『不惑の雑考』岸田秀(061008)

 どうやらご近所で,岸田秀先生の本を大量に手放した方がいらっしゃる模様で,3冊まとめ買い。まずは軽い,すぐ読めそうなものから。

■『不惑の雑考』(岸田秀/文藝春秋/定価:1,000円)

 この本のタイトルは,1933年(昭和8年)生まれ(母より1つ年上)の岸田先生が40歳代のときに書いたものが多いからとのこと(「あとがき」より)。内容は,「四十而不惑」のハズだが,ちっともそうでない,というお話。安心します。私の周囲には,確かに「不惑」のオバサンが少なからずいらっしゃるのですが,これが困ったモン(自分が間違っているかもしれないと少しも思わない上に,自分の意に添わないことがあると,キレる)なのですが,そんな人間になるくらいなら,まだ,オドオド・イジイジしていたほうが,人としてマトモなんじゃなかろうかと思います。

 この本では,岸田先生がさまざまなテーマに言及されています。文章が短く,簡潔なのがありがたい。オススメです。印象的だった文章を2つ抜粋しておきます。

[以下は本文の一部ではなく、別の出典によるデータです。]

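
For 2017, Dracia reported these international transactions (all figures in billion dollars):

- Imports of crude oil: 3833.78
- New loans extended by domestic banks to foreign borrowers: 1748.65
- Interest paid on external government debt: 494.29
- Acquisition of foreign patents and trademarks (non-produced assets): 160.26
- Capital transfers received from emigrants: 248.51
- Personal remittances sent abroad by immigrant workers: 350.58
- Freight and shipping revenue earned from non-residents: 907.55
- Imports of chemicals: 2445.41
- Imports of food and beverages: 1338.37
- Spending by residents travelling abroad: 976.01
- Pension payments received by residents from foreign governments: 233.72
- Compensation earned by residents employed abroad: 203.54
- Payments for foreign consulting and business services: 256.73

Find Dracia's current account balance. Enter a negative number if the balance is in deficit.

Goods: -1338.37 - 3833.78 - 2445.41 = -7617.56
Services: -256.73 - 976.01 + 907.55 = -325.19
Primary income: -494.29 + 203.54 = -290.75
Secondary income: 233.72 - 350.58 = -116.86
Current account = (-7617.56) + (-325.19) + (-290.75) + (-116.86) = -8350.36
(Excluded from the current account — financial account: new loans extended by domestic banks to foreign borrowers 1748.65; capital account: acquisition of foreign patents and trademarks (non-produced assets) 160.26, capital transfers received from emigrants 248.51.)

-8350.36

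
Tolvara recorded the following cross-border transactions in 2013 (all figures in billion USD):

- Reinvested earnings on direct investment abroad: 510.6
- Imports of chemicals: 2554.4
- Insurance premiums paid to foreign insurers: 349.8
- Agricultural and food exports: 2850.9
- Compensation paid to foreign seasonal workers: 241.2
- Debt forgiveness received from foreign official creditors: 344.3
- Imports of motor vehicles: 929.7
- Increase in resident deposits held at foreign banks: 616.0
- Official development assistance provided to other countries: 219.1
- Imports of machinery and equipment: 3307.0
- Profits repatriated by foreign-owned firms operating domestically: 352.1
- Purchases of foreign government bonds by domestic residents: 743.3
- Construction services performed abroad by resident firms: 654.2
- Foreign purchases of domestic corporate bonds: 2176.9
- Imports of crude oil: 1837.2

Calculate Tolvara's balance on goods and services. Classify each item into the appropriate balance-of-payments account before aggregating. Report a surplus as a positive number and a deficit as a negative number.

-5473.0

Goods: -1837.2 - 3307.0 - 2554.4 - 929.7 + 2850.9 = -5777.4
Services: -349.8 + 654.2 = 304.4
Trade balance = -5777.4 + 304.4 = -5473.0
(Excluded from the trade balance — primary income: reinvested earnings on direct investment abroad 510.6, compensation paid to foreign seasonal workers 241.2, profits repatriated by foreign-owned firms operating domestically 352.1; capital account: debt forgiveness received from foreign official creditors 344.3; financial account: increase in resident deposits held at foreign banks 616.0, purchases of foreign government bonds by domestic residents 743.3, foreign purchases of domestic corporate bonds 2176.9; secondary income: official development assistance provided to other countries 219.1.)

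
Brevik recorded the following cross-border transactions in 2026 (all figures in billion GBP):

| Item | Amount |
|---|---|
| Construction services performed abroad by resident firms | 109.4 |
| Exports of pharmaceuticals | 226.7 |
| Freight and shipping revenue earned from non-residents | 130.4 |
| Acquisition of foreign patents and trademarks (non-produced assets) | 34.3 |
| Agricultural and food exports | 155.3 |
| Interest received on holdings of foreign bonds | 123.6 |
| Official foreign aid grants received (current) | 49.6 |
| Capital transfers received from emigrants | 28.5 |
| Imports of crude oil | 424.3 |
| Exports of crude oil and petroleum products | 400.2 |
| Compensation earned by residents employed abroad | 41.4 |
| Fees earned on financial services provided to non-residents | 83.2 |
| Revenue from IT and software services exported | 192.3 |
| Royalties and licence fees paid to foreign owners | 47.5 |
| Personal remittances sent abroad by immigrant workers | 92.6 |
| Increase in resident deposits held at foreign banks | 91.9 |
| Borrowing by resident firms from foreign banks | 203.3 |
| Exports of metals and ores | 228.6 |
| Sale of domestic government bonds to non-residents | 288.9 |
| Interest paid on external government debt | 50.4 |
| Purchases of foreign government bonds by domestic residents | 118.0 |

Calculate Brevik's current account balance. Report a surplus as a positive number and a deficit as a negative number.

1125.9

Goods: -424.3 + 228.6 + 400.2 + 155.3 + 226.7 = 586.5
Services: 109.4 + 192.3 + 130.4 - 47.5 + 83.2 = 467.8
Primary income: 41.4 + 123.6 - 50.4 = 114.6
Secondary income: 49.6 - 92.6 = -43.0
Current account = 586.5 + 467.8 + 114.6 + (-43.0) = 1125.9
(Excluded from the current account — capital account: acquisition of foreign patents and trademarks (non-produced assets) 34.3, capital transfers received from emigrants 28.5; financial account: increase in resident deposits held at foreign banks 91.9, borrowing by resident firms from foreign banks 203.3, sale of domestic government bonds to non-residents 288.9, purchases of foreign government bonds by domestic residents 118.0.)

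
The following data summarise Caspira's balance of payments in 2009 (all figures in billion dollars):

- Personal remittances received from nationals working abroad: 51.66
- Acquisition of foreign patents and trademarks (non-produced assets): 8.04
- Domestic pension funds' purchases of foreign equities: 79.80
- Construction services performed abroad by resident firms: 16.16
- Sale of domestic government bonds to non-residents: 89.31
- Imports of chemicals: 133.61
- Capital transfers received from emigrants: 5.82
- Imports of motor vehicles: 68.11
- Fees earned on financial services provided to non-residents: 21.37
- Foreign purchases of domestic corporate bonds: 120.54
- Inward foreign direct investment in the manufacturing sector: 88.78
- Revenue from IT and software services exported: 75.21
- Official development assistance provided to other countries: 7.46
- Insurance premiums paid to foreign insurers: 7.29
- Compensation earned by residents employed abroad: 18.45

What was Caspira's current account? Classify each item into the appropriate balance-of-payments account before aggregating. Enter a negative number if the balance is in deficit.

Goods: -68.11 - 133.61 = -201.72
Services: 21.37 + 75.21 + 16.16 - 7.29 = 105.45
Primary income: 18.45
Secondary income: 51.66 - 7.46 = 44.20
Current account = (-201.72) + 105.45 + 18.45 + 44.20 = -33.62
(Excluded from the current account — capital account: acquisition of foreign patents and trademarks (non-produced assets) 8.04, capital transfers received from emigrants 5.82; financial account: domestic pension funds' purchases of foreign equities 79.80, sale of domestic government bonds to non-residents 89.31, foreign purchases of domestic corporate bonds 120.54, inward foreign direct investment in the manufacturing sector 88.78.)

-33.62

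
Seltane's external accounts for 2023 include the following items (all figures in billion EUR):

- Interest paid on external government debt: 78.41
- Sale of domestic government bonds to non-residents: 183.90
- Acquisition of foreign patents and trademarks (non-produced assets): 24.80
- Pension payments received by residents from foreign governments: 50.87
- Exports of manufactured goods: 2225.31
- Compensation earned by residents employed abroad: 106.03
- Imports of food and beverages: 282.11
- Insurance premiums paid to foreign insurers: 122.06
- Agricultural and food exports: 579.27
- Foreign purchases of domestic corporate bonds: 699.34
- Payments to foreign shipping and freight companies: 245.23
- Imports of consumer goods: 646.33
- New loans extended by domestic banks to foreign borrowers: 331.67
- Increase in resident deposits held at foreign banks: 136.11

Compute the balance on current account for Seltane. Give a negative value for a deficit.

1587.34

Goods: 2225.31 + 579.27 - 646.33 - 282.11 = 1876.14
Services: -245.23 - 122.06 = -367.29
Primary income: 106.03 - 78.41 = 27.62
Secondary income: 50.87
Current account = 1876.14 + (-367.29) + 27.62 + 50.87 = 1587.34
(Excluded from the current account — financial account: sale of domestic government bonds to non-residents 183.90, foreign purchases of domestic corporate bonds 699.34, new loans extended by domestic banks to foreign borrowers 331.67, increase in resident deposits held at foreign banks 136.11; capital account: acquisition of foreign patents and trademarks (non-produced assets) 24.80.)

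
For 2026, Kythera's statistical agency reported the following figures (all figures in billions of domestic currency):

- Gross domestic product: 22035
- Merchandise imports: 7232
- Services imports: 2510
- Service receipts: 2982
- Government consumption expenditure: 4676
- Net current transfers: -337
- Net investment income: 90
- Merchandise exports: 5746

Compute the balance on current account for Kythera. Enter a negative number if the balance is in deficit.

Goods balance = 5746 - 7232 = -1486
Services balance = 2982 - 2510 = 472
Trade balance (goods + services) = -1486 + 472 = -1014
Net primary income = 90
Net secondary income = -337
Current account = -1014 + 90 + (-337) = -1261

-1261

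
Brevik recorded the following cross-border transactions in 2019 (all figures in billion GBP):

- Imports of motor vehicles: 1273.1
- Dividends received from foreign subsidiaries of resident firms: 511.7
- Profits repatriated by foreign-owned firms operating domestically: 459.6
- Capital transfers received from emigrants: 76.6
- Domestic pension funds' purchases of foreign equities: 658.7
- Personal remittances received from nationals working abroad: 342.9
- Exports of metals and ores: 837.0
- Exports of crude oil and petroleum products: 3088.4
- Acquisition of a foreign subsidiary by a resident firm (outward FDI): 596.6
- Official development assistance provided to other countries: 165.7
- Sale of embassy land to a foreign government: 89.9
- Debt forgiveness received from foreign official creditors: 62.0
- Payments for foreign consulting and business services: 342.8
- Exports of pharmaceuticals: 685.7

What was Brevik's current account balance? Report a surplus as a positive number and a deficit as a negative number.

3224.5

Goods: 685.7 + 3088.4 + 837.0 - 1273.1 = 3338.0
Services: -342.8
Primary income: 511.7 - 459.6 = 52.1
Secondary income: 342.9 - 165.7 = 177.2
Current account = 3338.0 + (-342.8) + 52.1 + 177.2 = 3224.5
(Excluded from the current account — capital account: capital transfers received from emigrants 76.6, sale of embassy land to a foreign government 89.9, debt forgiveness received from foreign official creditors 62.0; financial account: domestic pension funds' purchases of foreign equities 658.7, acquisition of a foreign subsidiary by a resident firm (outward FDI) 596.6.)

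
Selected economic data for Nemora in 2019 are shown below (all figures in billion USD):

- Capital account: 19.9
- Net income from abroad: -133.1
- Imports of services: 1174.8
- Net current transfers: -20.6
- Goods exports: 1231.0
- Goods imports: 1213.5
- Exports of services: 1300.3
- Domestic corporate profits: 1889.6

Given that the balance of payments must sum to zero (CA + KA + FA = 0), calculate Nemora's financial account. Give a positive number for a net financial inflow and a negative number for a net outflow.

-9.2

Goods balance = 1231.0 - 1213.5 = 17.5
Services balance = 1300.3 - 1174.8 = 125.5
Trade balance (goods + services) = 17.5 + 125.5 = 143.0
Net primary income = -133.1
Net secondary income = -20.6
Current account = 143.0 + (-133.1) + (-20.6) = -10.7
Financial account = -(-10.7 + 19.9) = -9.2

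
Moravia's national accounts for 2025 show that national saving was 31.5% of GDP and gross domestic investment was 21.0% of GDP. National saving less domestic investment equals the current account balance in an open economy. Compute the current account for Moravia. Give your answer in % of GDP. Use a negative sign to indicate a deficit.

CA = S - I = 31.5 - 21.0 = 10.5

10.5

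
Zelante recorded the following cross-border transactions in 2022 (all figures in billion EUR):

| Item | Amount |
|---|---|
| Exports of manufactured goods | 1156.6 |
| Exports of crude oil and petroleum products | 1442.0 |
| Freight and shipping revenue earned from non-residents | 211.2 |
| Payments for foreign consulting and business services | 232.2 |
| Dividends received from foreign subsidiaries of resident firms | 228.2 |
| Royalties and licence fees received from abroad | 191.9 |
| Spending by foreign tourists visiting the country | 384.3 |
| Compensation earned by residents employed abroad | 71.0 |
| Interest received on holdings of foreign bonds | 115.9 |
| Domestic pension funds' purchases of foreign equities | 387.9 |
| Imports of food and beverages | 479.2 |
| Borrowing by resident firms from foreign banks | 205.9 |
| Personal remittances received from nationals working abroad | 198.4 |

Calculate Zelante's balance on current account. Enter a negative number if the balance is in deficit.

Goods: -479.2 + 1442.0 + 1156.6 = 2119.4
Services: 384.3 - 232.2 + 191.9 + 211.2 = 555.2
Primary income: 71.0 + 228.2 + 115.9 = 415.1
Secondary income: 198.4
Current account = 2119.4 + 555.2 + 415.1 + 198.4 = 3288.1
(Excluded from the current account — financial account: domestic pension funds' purchases of foreign equities 387.9, borrowing by resident firms from foreign banks 205.9.)

3288.1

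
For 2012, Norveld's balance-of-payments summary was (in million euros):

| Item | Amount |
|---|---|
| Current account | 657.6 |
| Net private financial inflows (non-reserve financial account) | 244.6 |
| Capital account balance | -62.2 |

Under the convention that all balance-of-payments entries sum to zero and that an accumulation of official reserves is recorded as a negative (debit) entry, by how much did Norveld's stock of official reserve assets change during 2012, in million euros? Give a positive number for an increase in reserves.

Official reserve transactions balance = -(657.6 + (-62.2) + 244.6) = -840.0
An accumulation of reserves is recorded as a debit (negative entry), so the change in the stock of reserves is the negative of that balance.
Change in official reserves = -(-840.0) = 840.0

840.0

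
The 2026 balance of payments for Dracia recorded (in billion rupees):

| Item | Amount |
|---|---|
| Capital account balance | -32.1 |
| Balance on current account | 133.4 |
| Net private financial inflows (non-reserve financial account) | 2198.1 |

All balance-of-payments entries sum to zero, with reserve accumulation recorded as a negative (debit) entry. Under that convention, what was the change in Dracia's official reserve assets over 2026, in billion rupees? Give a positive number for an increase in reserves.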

 死んでしまったら何もないではないかというのは,生存を前提として自分の物語をつくっている人の言うことであって,人間においては,肉体的に生きているかどうかということよりも,自分の物語をもてるかどうかということのほうがその存在にとって基本的なことだから,死を前提として自分の物語をつくってしまった人には,そう言ったところで説得力はないであろう。(58ページ)
→「捕虜になって卑怯者・臆病者と呼ばれて生きるのは不本意なので死ぬことにする」とかね。こうなると死ぬことが生きるための「自己肯定」で積極的なアクションなんですね。いい加減な私は,生きることにそこまで思い詰めないでも…なんてことを思いますが(自殺について),真面目な人はそうはいかないんでしょうねえ。

 当人の勝手な思い込みを別にすれば,世の中にはどっちでもよくない問題なんかめったにあるものではない。ゴミ箱の残飯を漁らなければならなくなることがめったにないのと同じように。(中略)
 われわれ現代人は,ものに動じない主体性をもたなければならない,人の意見に同調せず,人の顔色なんか気にせず,自分の意見を堂々と発表しなければならない,自分の権利を堂々と主張しなければならないという強迫観念に駆り立てられているようである。(中略)
 そろそろもう,近代以来われわれが囚われてきた自主独立の主体的個人という愚劣な人間像への愚劣な憧れは捨ててもいいのではなかろうか。(134-135ページ)
→大学の先生のように生活が安定していて知的レベルの高い方々の社会だと,こんな感じなのかなと思いました。しかし,私の暮らす「俗世間」では,特に昨今,ホントにホッブズのいう「万人の万人に対する戦い」という社会観が妙に妥当しないかい? と思うことが多いです。「愚劣な人間像への愚劣な憧れ」といった一段高いレベルの話でなく,まさに「ゴミ箱の残飯を大勢の人で漁る」状況です。私たちは贅沢をしなければ生きていける環境にはあるのですが,贅沢をしなければ生きている意味がないという「強迫観念」に囚われている気もします。欲望には限度がありませんから,ともかく多くの人が,より多くの収入を得て,贅沢をするために戦っているという感じです。

「金で買える贅沢」ばかり追求してナンボのもんじゃいと思いますが,一方で,携帯も持っていない人と仕事したくないとか,メールを送受信できない人とは付き合いづらいとか,社会的連関の中で他者との関係性を維持するために必要な資本が,各家庭にこれまで以上に必要になっており,その水準はどんどん切り上がってきているとも思います。そんな戦いや追っかけっこからは,私も一刻も早くリタイアしたいものでございます。